I would've thought that after Regan MacNeil claimed to speak to "Captain Howdy" via her Ouija board in The Exorcist (1973) that enterprising filmmakers would've instantly recognized this popular conduit to the spirit world as a ready source of trouble. Surprisingly though, it wasn't until 1986's Witchboard that the Ouija finally got its full props as a horror movie prop.
Even though it would've been easy - especially in the '80s - to slap together a scenario involving careless kids channeling the wrong spirit, writer/director Kevin S. Tenney took a more researched approach. For all I know, Tenney could've been pulling everything out of his ass but Witchboard appears to be earnest about serious about schooling the audience on the dos and don'ts of the Ouija - it isn't just treated as some phony MacGuffin like the Necronomicon in The Evil Dead (1982).
Tenney uses the character of Brandon Sinclair (Stephen Nichols) as the film's resident occult expert to walk the audience through the proper usage of Ouijas. One of the first scenes in the movie has Brandon giving a group of mostly drunken partiers a starter's guide. As he explains: "For the best results, the ouija should be used by two people, preferably a man and a woman, and it shouldn't be sitting on a table, it should sit on our knees so there's as much body contact as possible. Also the two people should have clean, pure systems so that the energy flowing through us through the planchette is as strong as it can be."
That's a lot more than I ever knew about Ouijas before seeing Witchboard, I can tell you that! It could be that all that info is on the boxes that they sell Ouijas in but I kind of doubt it (although at the very least they must tell you that the triangular object that the spirits guide across the board is called a planchette). No, I think Tenney actually had to go look this shit up - and this was back when researching a subject didn't just mean googling it. For a guy making a low-budget horror movie, Tenney really went the extra mile!
After the party - and the Ouija demonstration - takes a sour turn thanks to a heated exchange between Brandon and his former best bud Jim (Todd Allen), Brandon leaves in a huff and makes the mistake of leaving his Ouija behind in Jim's home. While the Ouija is temporarily in the care of Jim's live-in girlfriend Linda (Tawny Kitaen, of Whitesnake video fame), she breaks the number one rule of the ouija board and uses it alone, allowing herself to fall under the influence of the spirit of a child named David. Linda's growing obsession with the Ouija is referred to by Brandon as "progressive entrapment" and he tries to convince Jim, the hard-nosed skeptic, that Linda - and everyone around her - is in danger. You'd think this would be easy to do as people around Jim and Linda start to die in almost spectacular ways (the creative deaths that Tenney is able to realize on his meager $1,000,000 budget don't quite rival those of The Omen - even though one death via falling sheet rock is a memorably well-timed shock) but Jim's long-standing issues with Brandon make it hard for Jim not to think that Brandon is just jealous of his relationship with Linda. This bitter relationship between Brandon and Jim proves to be the heart of the film.

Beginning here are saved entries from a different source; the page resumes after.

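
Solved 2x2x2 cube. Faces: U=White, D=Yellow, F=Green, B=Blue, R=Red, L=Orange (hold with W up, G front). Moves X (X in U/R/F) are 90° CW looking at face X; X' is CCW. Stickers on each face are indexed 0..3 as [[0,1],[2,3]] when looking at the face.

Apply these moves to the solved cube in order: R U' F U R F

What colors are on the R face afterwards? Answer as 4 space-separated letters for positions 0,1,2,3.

Answer: B R O R

Derivation:
After move 1 (R): R=RRRR U=WGWG F=GYGY D=YBYB B=WBWB
After move 2 (U'): U=GGWW F=OOGY R=GYRR B=RRWB L=WBOO
After move 3 (F): F=GOYO U=GGOB R=WYWR D=RGYB L=WYOB
After move 4 (U): U=OGBG F=WYYO R=RRWR B=WYWB L=GOOB
After move 5 (R): R=WRRR U=OYBO F=WGYB D=RWYW B=GYGB
After move 6 (F): F=YWBG U=OYBO R=BROR D=RWYW L=GROW
Query: R face = BROR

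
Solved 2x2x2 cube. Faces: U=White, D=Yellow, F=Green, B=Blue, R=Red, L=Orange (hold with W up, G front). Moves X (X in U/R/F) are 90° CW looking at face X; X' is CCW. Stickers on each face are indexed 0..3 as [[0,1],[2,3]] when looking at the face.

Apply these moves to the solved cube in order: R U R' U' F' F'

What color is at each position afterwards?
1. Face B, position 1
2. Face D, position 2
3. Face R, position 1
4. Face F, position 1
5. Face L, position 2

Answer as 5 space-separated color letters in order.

After move 1 (R): R=RRRR U=WGWG F=GYGY D=YBYB B=WBWB
After move 2 (U): U=WWGG F=RRGY R=WBRR B=OOWB L=GYOO
After move 3 (R'): R=BRWR U=WWGO F=RWGG D=YRYY B=BOBB
After move 4 (U'): U=WOWG F=GYGG R=RWWR B=BRBB L=BOOO
After move 5 (F'): F=YGGG U=WORW R=RWYR D=OOYY L=BGOW
After move 6 (F'): F=GGYG U=WORY R=OWOR D=GWYY L=BWOR
Query 1: B[1] = R
Query 2: D[2] = Y
Query 3: R[1] = W
Query 4: F[1] = G
Query 5: L[2] = O

Answer: R Y W G O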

While it was common in the wake of the slasher trend of the '80s for directors to insist that their film wasn't just a slice n' dice picture and that their film didn't just have cardboard characters getting dispatched in innovative ways, that talk almost always proved to be just talk. Witchboard, however, really is a movie with (at least two!) fully developed characters as in their efforts to protect Linda, Brandon and Jim are forced to come together and deal with the issues that wrecked their friendship. Intriguingly, Tenney doesn't make it obvious from the start which of the two men - if either - is the more sympathetic character. Early on, Brandon seems like a high-handed prick and Jim an unassuming everyman but as the film goes on, it's not as clear who we ought to side with as Brandon starts to show much more humanity and Jim reacts to conflict and confusion by coming across as a flippant jerk. Kitean is never more than just eye-candy (she's often seen in negligee and there's an obligatory shower scene as well) but Tenney makes Brandon and Jim into the kind of thought-out characters that seldom appear in horror films.
I can't say I ever thought Witchboard was anything great (it could've benefited from more atmospheric direction - the movie suffers from looking overlit) but compared to the glossy, overblown nonsense that too often passes for horror these days (I'm looking at you, Platinum Dunes!), it comes across as a winning effort. And I'm still fond of the punk rocker medium (Kathleen Wilhoite) who practices her quirky brand of "psychic humor" before taking a fatal dive on to a sun dial.
To use the customary sign-off after using the Ouija: "Good-bye."